Comme décrit ci-dessus, l'une des raisons données par Otsuka pour ne pas fournir des échantillons au fabricant de médicaments génériques était le PGR auquel est assujetti Jinarc. Le Bureau n'est pas d'avis que cette justification est convaincante étant donné la publication et la clarté de l'avis de juillet 2019 de Santé Canada. Dans tous les cas, même si Otsuka nécessitait plus de précisions que celles présentées dans l'avis, les renseignements recueillis suggèrent qu'Otsuka a attendu plusieurs mois avant de prendre contact avec Santé Canada pour obtenir des précisions, et ce, malgré les demandes répétées d'échantillons formulées par le fabricant de médicaments génériques. De l'avis du Bureau, ce fait mine d'autant plus la justification donnée pour refuser de fournir des échantillons.

Étant donné que la question s'est réglée tôt dans le processus d'enquête, le Bureau n'a pas approfondi son examen des autres justifications données par Otsuka en ce qui concerne les retards et le défaut de fournir Jinarc au fabricant de médicaments génériques, notamment les préoccupations en matière de responsabilité. Le Bureau évaluera le fondement objectif des préoccupations en matière de responsabilité et de risques relatifs à la réputation en fonction du fait que les protocoles d'essais de bioéquivalence sont généralement révisés et autorisés à l'avance par les autorités réglementaires afin de veiller à ce que les normes de sécurités appropriées soient en place.

c. Diminution ou empêchement sensible de la concurrence

De manière générale, les médicaments génériques sont vendus à un prix sensiblement plus bas que les médicaments de marque et grugent une quantité importante des ventes des médicaments de marque lorsqu'elles sont commercialisées. Généralement, le premier médicament générique introduit dans le marché est offert à 85 % (ou moins) du prix de la marque. Le Bureau n'a pas de renseignements qui suggèrent que le premier produit générique de tolvaptan sur le marché n'offrirait pas une diminution similaire du prix de Jinarc.

Il est raisonnable de penser que l'entrée d'un médicament générique a été retardée d'environ 11 mois par rapport à une entrée plus rapide si le fabricant de médicaments génériques avait reçu les échantillons à sa première demande auprès du distributeur d'Otsuka, et qu'elle aurait été retardée davantage si la fourniture suffisante d'échantillons n'avait pas été faite peu après que le Bureau eut été mis au courant du comportement et a entamé son enquête. Le Bureau n'a pas entièrement confirmé l'effet vraisemblable sur les prix ou l'ampleur du retard, mais, s'ils s'avéraient, ces faits sembleraient correspondre à un empêchement sensible de la concurrence.

3. Conclusion

Le commissaire a pris la décision de mettre fin à son enquête après qu'Otsuka eut fourni des échantillons de Jinarc au fabricant de médicaments génériques.
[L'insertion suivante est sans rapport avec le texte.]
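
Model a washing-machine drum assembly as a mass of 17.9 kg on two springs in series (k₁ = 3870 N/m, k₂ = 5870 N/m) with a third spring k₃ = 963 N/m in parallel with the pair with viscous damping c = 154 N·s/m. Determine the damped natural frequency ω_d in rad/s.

12.9 rad/s

Series pair: k_s = k₁k₂/(k₁+k₂) = (3870)(5870)/(3870 + 5870) = 2332 N/m. In parallel with k₃: k_eq = 2332 + 963 = 3295 N/m.
ω_n = √(k_eq/m) = √(3295/17.9) = 13.57 rad/s.
Critical damping c_c = 2√(k_eq·m) = 2√(3295 × 17.9) = 485.7 N·s/m, so ζ = c/c_c = 154/485.7 = 0.3170.
ω_d = ω_n√(1 − ζ²) = 13.57 × √(1 − 0.101) = 12.87 rad/s.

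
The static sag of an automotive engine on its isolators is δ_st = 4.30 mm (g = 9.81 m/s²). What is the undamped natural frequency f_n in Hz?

7.60 Hz

ω_n = √(g/δ_st) = √(9.81/0.00430) = √2281 = 47.76 rad/s.
f_n = ω_n/(2π) = 47.76/6.283 = 7.602 Hz.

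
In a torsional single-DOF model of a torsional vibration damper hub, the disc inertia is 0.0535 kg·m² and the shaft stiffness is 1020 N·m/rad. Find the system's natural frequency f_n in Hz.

ω_n = √(k_t/J) = √(1020/0.0535) = √19070 = 138.1 rad/s.
f_n = ω_n/(2π) = 138.1/6.283 = 21.98 Hz.

22.0 Hz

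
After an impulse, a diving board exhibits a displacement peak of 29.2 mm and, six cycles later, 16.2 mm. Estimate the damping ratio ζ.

0.0156

Logarithmic decrement δ = (1/n)·ln(x₀/x_n) = (1/6)·ln(29.2/16.2) = (1/6)·ln(1.802) = 0.09819.
ζ = δ/√(4π² + δ²) = 0.09819/√(39.48 + 0.00964) = 0.09819/6.284 = 0.01563.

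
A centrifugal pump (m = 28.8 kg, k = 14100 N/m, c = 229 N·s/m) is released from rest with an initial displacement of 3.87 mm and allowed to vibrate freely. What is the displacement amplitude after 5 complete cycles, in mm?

ζ = c/(2√(km)) = 229/(2√(14100 × 28.8)) = 229/1274 = 0.1797.
Logarithmic decrement δ = 2πζ/√(1 − ζ²) = 2π × 0.1797/√(1 − 0.0323) = 1.148.
After n cycles, x_n/x₀ = e^(−nδ), so x_5 = 3.87 × e^(−5 × 1.148) = 3.87 × 0.003221 = 0.01246 mm.

0.0125 mm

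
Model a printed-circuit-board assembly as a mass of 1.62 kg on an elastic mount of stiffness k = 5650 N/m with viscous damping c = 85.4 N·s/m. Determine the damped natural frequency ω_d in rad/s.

ω_n = √(k/m) = √(5650/1.62) = 59.06 rad/s.
Critical damping c_c = 2√(k·m) = 2√(5650 × 1.62) = 191.3 N·s/m, so ζ = c/c_c = 85.4/191.3 = 0.4463.
ω_d = ω_n√(1 − ζ²) = 59.06 × √(1 − 0.199) = 52.85 rad/s.

52.8 rad/s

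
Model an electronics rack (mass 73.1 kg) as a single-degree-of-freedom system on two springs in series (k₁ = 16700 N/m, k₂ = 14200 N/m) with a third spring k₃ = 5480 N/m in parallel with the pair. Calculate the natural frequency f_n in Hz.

Series pair: k_s = k₁k₂/(k₁+k₂) = (16700)(14200)/(16700 + 14200) = 7674 N/m. In parallel with k₃: k_eq = 7674 + 5480 = 13150 N/m.
ω_n = √(k_eq/m) = √(13150/73.1) = √180.0 = 13.41 rad/s.
f_n = ω_n/(2π) = 13.41/6.283 = 2.135 Hz.

2.13 Hz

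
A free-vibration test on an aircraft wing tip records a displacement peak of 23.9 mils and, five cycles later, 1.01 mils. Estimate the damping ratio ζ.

0.100

Logarithmic decrement δ = (1/n)·ln(x₀/x_n) = (1/5)·ln(23.9/1.01) = (1/5)·ln(23.66) = 0.6328.
ζ = δ/√(4π² + δ²) = 0.6328/√(39.48 + 0.400) = 0.6328/6.315 = 0.1002.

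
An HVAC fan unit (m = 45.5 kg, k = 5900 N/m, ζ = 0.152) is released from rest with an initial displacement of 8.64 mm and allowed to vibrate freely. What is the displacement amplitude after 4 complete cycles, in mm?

0.181 mm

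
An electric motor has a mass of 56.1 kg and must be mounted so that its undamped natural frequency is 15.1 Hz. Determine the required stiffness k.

ω_n = 2πf_n = 2π × 15.1 = 94.88 rad/s.
k = m·ω_n² = 56.1 × 94.88² = 56.1 × 9001 = 505000 N/m.

505000 N/m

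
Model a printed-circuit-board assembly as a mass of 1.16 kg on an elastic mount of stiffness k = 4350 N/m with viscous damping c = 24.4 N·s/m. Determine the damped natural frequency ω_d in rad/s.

ω_n = √(k/m) = √(4350/1.16) = 61.24 rad/s.
Critical damping c_c = 2√(k·m) = 2√(4350 × 1.16) = 142.1 N·s/m, so ζ = c/c_c = 24.4/142.1 = 0.1717.
ω_d = ω_n√(1 − ζ²) = 61.24 × √(1 − 0.0295) = 60.33 rad/s.

60.3 rad/s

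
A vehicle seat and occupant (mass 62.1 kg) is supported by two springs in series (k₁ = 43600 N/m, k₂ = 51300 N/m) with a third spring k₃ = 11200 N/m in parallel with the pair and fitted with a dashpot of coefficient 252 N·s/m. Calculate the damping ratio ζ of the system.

0.0857

Series pair: k_s = k₁k₂/(k₁+k₂) = (43600)(51300)/(43600 + 51300) = 23570 N/m. In parallel with k₃: k_eq = 23570 + 11200 = 34770 N/m.
ω_n = √(k_eq/m) = √(34770/62.1) = 23.66 rad/s.
Critical damping c_c = 2√(k_eq·m) = 2√(34770 × 62.1) = 2939 N·s/m, so ζ = c/c_c = 252/2939 = 0.08575.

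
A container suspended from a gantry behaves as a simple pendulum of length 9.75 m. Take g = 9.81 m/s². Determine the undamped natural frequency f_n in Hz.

0.160 Hz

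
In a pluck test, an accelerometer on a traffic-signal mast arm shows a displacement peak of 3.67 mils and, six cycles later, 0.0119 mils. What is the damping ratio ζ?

0.150

Logarithmic decrement δ = (1/n)·ln(x₀/x_n) = (1/6)·ln(3.67/0.0119) = (1/6)·ln(308.4) = 0.9552.
ζ = δ/√(4π² + δ²) = 0.9552/√(39.48 + 0.912) = 0.9552/6.355 = 0.1503.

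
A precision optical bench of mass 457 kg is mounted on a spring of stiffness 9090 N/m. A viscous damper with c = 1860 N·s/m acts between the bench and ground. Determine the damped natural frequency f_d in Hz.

0.632 Hz

ω_n = √(k/m) = √(9090/457) = 4.460 rad/s.
Critical damping c_c = 2√(k·m) = 2√(9090 × 457) = 4076 N·s/m, so ζ = c/c_c = 1860/4076 = 0.4563.
ω_d = ω_n√(1 − ζ²) = 4.460 × √(1 − 0.208) = 3.969 rad/s.
f_d = ω_d/(2π) = 0.6316 Hz.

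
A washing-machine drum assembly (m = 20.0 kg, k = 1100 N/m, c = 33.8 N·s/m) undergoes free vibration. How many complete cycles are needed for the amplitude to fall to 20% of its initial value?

ζ = c/(2√(km)) = 33.8/(2√(1100 × 20.0)) = 33.8/296.6 = 0.1139.
Logarithmic decrement δ = 2πζ/√(1 − ζ²) = 2π × 0.1139/√(1 − 0.0130) = 0.7206.
x_n/x₀ = e^(−nδ) ≤ 0.2; take ln: n ≥ ln(1/0.2)/δ = 1.609/0.7206 = 2.233.
So 3 complete cycles are required.

3 cycles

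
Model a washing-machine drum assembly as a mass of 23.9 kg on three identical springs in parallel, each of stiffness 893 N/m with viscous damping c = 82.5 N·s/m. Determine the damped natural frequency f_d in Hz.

Parallel springs add: k_eq = 3 × 893 = 2679 N/m.
ω_n = √(k_eq/m) = √(2679/23.9) = 10.59 rad/s.
Critical damping c_c = 2√(k_eq·m) = 2√(2679 × 23.9) = 506.1 N·s/m, so ζ = c/c_c = 82.5/506.1 = 0.1630.
ω_d = ω_n√(1 − ζ²) = 10.59 × √(1 − 0.0266) = 10.45 rad/s.
f_d = ω_d/(2π) = 1.662 Hz.

1.66 Hz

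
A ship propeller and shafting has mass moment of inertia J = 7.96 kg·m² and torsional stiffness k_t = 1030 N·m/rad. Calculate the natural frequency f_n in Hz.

ω_n = √(k_t/J) = √(1030/7.96) = √129.4 = 11.38 rad/s.
f_n = ω_n/(2π) = 11.38/6.283 = 1.810 Hz.

1.81 Hz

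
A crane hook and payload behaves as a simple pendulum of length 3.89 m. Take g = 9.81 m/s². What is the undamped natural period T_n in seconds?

3.96 s

For a simple pendulum ω_n = √(g/L) = √(9.81/3.89) = √2.522 = 1.588 rad/s.
T_n = 2π/ω_n = 6.283/1.588 = 3.957 s.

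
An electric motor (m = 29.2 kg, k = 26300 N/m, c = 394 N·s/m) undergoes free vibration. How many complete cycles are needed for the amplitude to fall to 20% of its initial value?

2 cycles

ζ = c/(2√(km)) = 394/(2√(26300 × 29.2)) = 394/1753 = 0.2248.
Logarithmic decrement δ = 2πζ/√(1 − ζ²) = 2π × 0.2248/√(1 − 0.0505) = 1.450.
x_n/x₀ = e^(−nδ) ≤ 0.2; take ln: n ≥ ln(1/0.2)/δ = 1.609/1.450 = 1.110.
So 2 complete cycles are required.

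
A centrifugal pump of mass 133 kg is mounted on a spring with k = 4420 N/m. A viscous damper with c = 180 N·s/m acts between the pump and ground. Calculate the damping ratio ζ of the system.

0.117

ω_n = √(k/m) = √(4420/133) = 5.765 rad/s.
Critical damping c_c = 2√(k·m) = 2√(4420 × 133) = 1533 N·s/m, so ζ = c/c_c = 180/1533 = 0.1174.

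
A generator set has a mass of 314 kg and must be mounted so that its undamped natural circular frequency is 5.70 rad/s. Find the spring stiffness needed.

10200 N/m

k = m·ω_n² = 314 × 5.700² = 314 × 32.49 = 10200 N/m.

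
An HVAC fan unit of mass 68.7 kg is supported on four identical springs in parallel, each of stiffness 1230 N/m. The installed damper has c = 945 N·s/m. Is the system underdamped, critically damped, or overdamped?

underdamped

Parallel springs add: k_eq = 4 × 1230 = 4920 N/m.
c_c = 2√(k_eq·m) = 1163 N·s/m; ζ = c/c_c = 945/1163 = 0.813.
Since ζ < 1 the system is underdamped.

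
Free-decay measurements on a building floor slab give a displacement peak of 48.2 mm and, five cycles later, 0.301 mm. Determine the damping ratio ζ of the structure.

Logarithmic decrement δ = (1/n)·ln(x₀/x_n) = (1/5)·ln(48.2/0.301) = (1/5)·ln(160.1) = 1.015.
ζ = δ/√(4π² + δ²) = 1.015/√(39.48 + 1.03) = 1.015/6.365 = 0.1595.

0.160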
Le Bureau note que les renseignements précis et crédibles décrits dans la demande venant de six résidents lui ont permis d'agir rapidement dans cette affaire, comme le prouve la présentation opportune d'une demande d'ordonnance en vertu de l'article 11 afin de recueillir davantage de renseignements auprès d'Otsuka.

Dans l'éventualité où surviendrait une autre situation qui semble indiquer un préjudice en matière de concurrence en raison du défaut d'un fabricant de médicaments de donner accès à des échantillons de son produit de marque à des fabricants de médicaments génériques, ou de tout autre comportement d'exclusion de concurrents, le Bureau n'hésitera pas à prendre les mesures appropriées.